Using or Wrapping the Azure Storage Services’ REST APIs

You don’t need to use a Hosted Service to take advantage of Azure’s scalable storage features. In fact, you can access Storage Accounts and their data with any popular computer language, such as PHP, Python, IronPython, Ruby, IronRuby, Java, C#, or Visual Basic, that’s capable of interacting with web resources by invoking HTTP’s GET, POST, PUT, and other standard methods. Azure Storage Services provides official Representational State Transfer (REST) APIs for the Storage Account and each storage type. REST methods create, retrieve, update, or delete resources that are identified by Uniform Resource Identifiers (URIs). As you’ll see in the sections that follow, using the official REST APIs directly requires passing many HTTP header value strings to system.Net.HttpWebRequest methods and parsing header strings returned in System.Net.HttpWebRequest objects.

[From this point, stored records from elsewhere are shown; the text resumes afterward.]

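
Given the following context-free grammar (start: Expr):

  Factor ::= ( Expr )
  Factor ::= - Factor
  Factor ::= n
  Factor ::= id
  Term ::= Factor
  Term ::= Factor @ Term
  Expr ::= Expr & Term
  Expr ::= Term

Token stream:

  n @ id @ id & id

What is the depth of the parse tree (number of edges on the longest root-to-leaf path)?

[Expr [Expr [Term [Factor n] @ [Term [Factor id] @ [Term [Factor id]]]]] & [Term [Factor id]]]

6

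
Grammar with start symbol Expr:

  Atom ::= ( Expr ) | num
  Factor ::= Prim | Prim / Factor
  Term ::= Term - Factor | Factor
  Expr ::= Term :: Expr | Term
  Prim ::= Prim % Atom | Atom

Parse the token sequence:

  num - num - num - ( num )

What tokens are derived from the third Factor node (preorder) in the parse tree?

[Expr [Term [Term [Term [Term [Factor [Prim [Atom num]]]] - [Factor [Prim [Atom num]]]] - [Factor [Prim [Atom num]]]] - [Factor [Prim [Atom ( [Expr [Term [Factor [Prim [Atom num]]]]] )]]]]]

num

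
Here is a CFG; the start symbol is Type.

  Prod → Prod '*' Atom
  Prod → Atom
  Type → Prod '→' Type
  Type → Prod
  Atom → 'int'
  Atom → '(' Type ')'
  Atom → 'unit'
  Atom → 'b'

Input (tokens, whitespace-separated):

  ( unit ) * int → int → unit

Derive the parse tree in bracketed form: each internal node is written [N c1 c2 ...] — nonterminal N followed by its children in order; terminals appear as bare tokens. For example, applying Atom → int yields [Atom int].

[Type [Prod [Prod [Atom ( [Type [Prod [Atom unit]]] )]] * [Atom int]] → [Type [Prod [Atom int]] → [Type [Prod [Atom unit]]]]]

Type
Prod → Type
Prod * Atom → Type
Atom * Atom → Type
( Type ) * Atom → Type
( Prod ) * Atom → Type
( Atom ) * Atom → Type
( unit ) * Atom → Type
( unit ) * int → Type
( unit ) * int → Prod → Type
( unit ) * int → Atom → Type
( unit ) * int → int → Type
( unit ) * int → int → Prod
( unit ) * int → int → Atom
( unit ) * int → int → unit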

Programming with ‘‘magic strings’’ rather than CLR objects is contrary to .NET’s strongly typed objectoriented methodology. Therefore, Azure Tables support a restricted feature set of the .NET Client Library for ADO.NET Data Services (formerly code-named and still called Astoria) to access data in Table Storage with queries composed with the LINQ to REST dialect that return .NET collections. SQL Azure Database (SADB) also supports and Astoria interface. Astoria uses the Atom Syndication Format ( for table data retrieval and the Atom Publishing Protocol (AtomPub, for table insertions, updates, and deletions, as mentioned in Chapter 2.

Figure 4-5: The last (Service Name) page in the process of creating a Storage Account.